In mid-1992 Rachel Nickell was brutally attacked and murdered in broad daylight on Wimbledon Common in South West London. With an 1,100-acre crime scene, no forensics, and only Rachel’s two-year-old son for a witness, DI Keith Pedder (Harry Treadaway, Penny Dreadful, Mr. Mercedes) needs a break on the case. He has sought help from criminal profiler Professor Paul Britton (Eddie Marsan, Ray Donovan, River), who assists Pedder in devising an undercover operation designed to elicit a confession from Colin Stagg (Sion Daniel Young, Keeping Faith, War Horse), the man Pedder is convinced is Rachel’s murderer.

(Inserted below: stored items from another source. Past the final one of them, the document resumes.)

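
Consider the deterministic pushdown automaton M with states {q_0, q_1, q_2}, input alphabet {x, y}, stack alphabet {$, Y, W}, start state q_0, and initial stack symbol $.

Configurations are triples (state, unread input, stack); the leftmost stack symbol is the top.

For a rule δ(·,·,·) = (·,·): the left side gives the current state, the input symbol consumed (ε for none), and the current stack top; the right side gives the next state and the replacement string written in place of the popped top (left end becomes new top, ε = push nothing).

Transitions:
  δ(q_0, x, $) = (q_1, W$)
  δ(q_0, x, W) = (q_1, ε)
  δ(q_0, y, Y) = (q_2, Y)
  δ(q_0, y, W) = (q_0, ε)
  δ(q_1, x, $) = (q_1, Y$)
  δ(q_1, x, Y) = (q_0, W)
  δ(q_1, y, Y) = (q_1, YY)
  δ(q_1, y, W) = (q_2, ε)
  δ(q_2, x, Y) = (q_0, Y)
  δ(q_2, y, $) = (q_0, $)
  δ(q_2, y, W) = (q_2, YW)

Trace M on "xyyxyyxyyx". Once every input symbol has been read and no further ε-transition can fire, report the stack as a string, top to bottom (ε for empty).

(q_0, xyyxyyxyyx, $)
  read x, top $: go to q_1, push W$ → (q_1, yyxyyxyyx, W$)
  read y, top W: go to q_2, push ε → (q_2, yxyyxyyx, $)
  read y, top $: go to q_0, push $ → (q_0, xyyxyyx, $)
  read x, top $: go to q_1, push W$ → (q_1, yyxyyx, W$)
  read y, top W: go to q_2, push ε → (q_2, yxyyx, $)
  read y, top $: go to q_0, push $ → (q_0, xyyx, $)
  read x, top $: go to q_1, push W$ → (q_1, yyx, W$)
  read y, top W: go to q_2, push ε → (q_2, yx, $)
  read y, top $: go to q_0, push $ → (q_0, x, $)
  read x, top $: go to q_1, push W$ → (q_1, ε, W$)
All input consumed in state q_1 with stack W$.

W$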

Enter DC Sadie Byrne (Niamh Algar, The Virtues, Raised by Wolves), a highly-ambitious undercover cop with the Metropolitan Police. She is the bait at the center of Operation Edzell — becoming her legend Lizzie James, an attractive blonde woman with dark secrets and desires, in order to develop a relationship with Colin Stagg, gain his trust, and make him fall in love with her — all with the objective of getting him to confess to killing Rachel.
More months go by — of Sadie communicating and meeting with Colin as Lizzie, of her being unable to stop thinking about Colin, of her unraveling to the brink of breaking mentally, punished by the weight of the pressure coming from all sides as well as from her own ambition — until the fateful evening that Operation Edzell ends and Sadie can breath again.

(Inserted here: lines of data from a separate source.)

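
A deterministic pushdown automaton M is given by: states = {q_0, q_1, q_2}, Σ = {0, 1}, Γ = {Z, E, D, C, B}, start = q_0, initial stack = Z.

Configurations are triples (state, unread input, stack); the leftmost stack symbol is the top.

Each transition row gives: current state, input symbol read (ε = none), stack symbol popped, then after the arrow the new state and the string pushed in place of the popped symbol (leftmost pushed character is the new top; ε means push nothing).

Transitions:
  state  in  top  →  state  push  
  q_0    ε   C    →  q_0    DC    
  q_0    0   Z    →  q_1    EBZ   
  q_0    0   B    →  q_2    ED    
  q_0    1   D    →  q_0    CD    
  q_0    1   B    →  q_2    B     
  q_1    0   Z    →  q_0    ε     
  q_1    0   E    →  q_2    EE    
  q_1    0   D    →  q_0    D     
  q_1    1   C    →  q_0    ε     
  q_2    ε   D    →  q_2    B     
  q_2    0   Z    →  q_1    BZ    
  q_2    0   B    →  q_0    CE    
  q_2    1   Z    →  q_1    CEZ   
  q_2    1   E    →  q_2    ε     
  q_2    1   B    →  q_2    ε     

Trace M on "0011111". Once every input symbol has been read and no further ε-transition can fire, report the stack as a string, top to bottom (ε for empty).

(q_0, 0011111, Z)
  read 0, top Z: go to q_1, push EBZ → (q_1, 011111, EBZ)
  read 0, top E: go to q_2, push EE → (q_2, 11111, EEBZ)
  read 1, top E: go to q_2, push ε → (q_2, 1111, EBZ)
  read 1, top E: go to q_2, push ε → (q_2, 111, BZ)
  read 1, top B: go to q_2, push ε → (q_2, 11, Z)
  read 1, top Z: go to q_1, push CEZ → (q_1, 1, CEZ)
  read 1, top C: go to q_0, push ε → (q_0, ε, EZ)
All input consumed in state q_0 with stack EZ.

EZ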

But this isn’t the end of the story…
Watching the undercover operation play out in Deceit is a bit of a slow burn, as there is little action, per se. But there is so much else going on on screen that simply demands attention.
Over the course of four episodes, we watch as Sadie devolves from a confident, near-fearless undercover cop who is sure she will get the confession and accomplish what no other officer, male or female, has done before, to a cop who is desperately unsure of herself, her skills and her work, and deathly afraid of failing. Niamh Algar’s electrifying performance as Sadie has landed the actress a 2022 BAFTA TV Lead Actress nomination.

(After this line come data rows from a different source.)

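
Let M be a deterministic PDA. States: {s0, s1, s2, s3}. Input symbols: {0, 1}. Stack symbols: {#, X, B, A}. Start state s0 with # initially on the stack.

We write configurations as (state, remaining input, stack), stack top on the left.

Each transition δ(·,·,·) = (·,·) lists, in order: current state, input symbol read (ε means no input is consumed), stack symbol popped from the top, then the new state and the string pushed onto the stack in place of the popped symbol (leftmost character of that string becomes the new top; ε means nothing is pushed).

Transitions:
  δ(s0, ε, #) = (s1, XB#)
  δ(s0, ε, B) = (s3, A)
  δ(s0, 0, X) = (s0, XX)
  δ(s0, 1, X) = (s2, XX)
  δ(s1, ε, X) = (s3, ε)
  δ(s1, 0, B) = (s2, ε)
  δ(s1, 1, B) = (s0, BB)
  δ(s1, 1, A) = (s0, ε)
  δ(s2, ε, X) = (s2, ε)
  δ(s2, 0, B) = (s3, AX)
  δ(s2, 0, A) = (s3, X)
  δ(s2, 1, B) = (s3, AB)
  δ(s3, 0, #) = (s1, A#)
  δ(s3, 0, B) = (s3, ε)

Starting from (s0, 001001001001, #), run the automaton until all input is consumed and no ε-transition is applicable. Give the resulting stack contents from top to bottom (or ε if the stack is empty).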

As with the first five seasons of Prime Suspect, which were brilliant in depicting the sexism against women that ran rampant throughout the Metropolitan Police during the 1990s, Deceit also demonstrates how male officers looked down on, were dismissive of, and ignored the contributions made by their female colleagues during those years. And when stuff hit the fan, it was typically the women who were left holding the bag, such as Sadie in Deceit. (Before this part of the story, there is a scene that is quite telling, one in which the lead detective, followed by all of the other men in the room, acknowledges Sadie not by her name, but by her legend.)
Against the backdrop of the sexism is the bond between female officers Sadie and Lucy (Rochenda Sandall, Line of Duty, Criminal: UK), which, for Sadie, is a double-edged sword. Like Sadie, Lucy is ambitious. And while Lucy is her mate, supporting her and cheering her on, she also pressures the already-fragile Sadie to get the job done, as Lucy sees the future of her career directly tied to Sadie’s success, or failure, on the operation.
Even if you choose to ignore all of that, the story of Operation Edzell and the role the female undercover officer (called Sadie Byrne in the show, but not the real woman’s real name) played in it is gripping.
Deceit premiered yesterday in the US and Canada exclusively on Topic and its digital channels. New episodes will debut on Thursdays through May 5.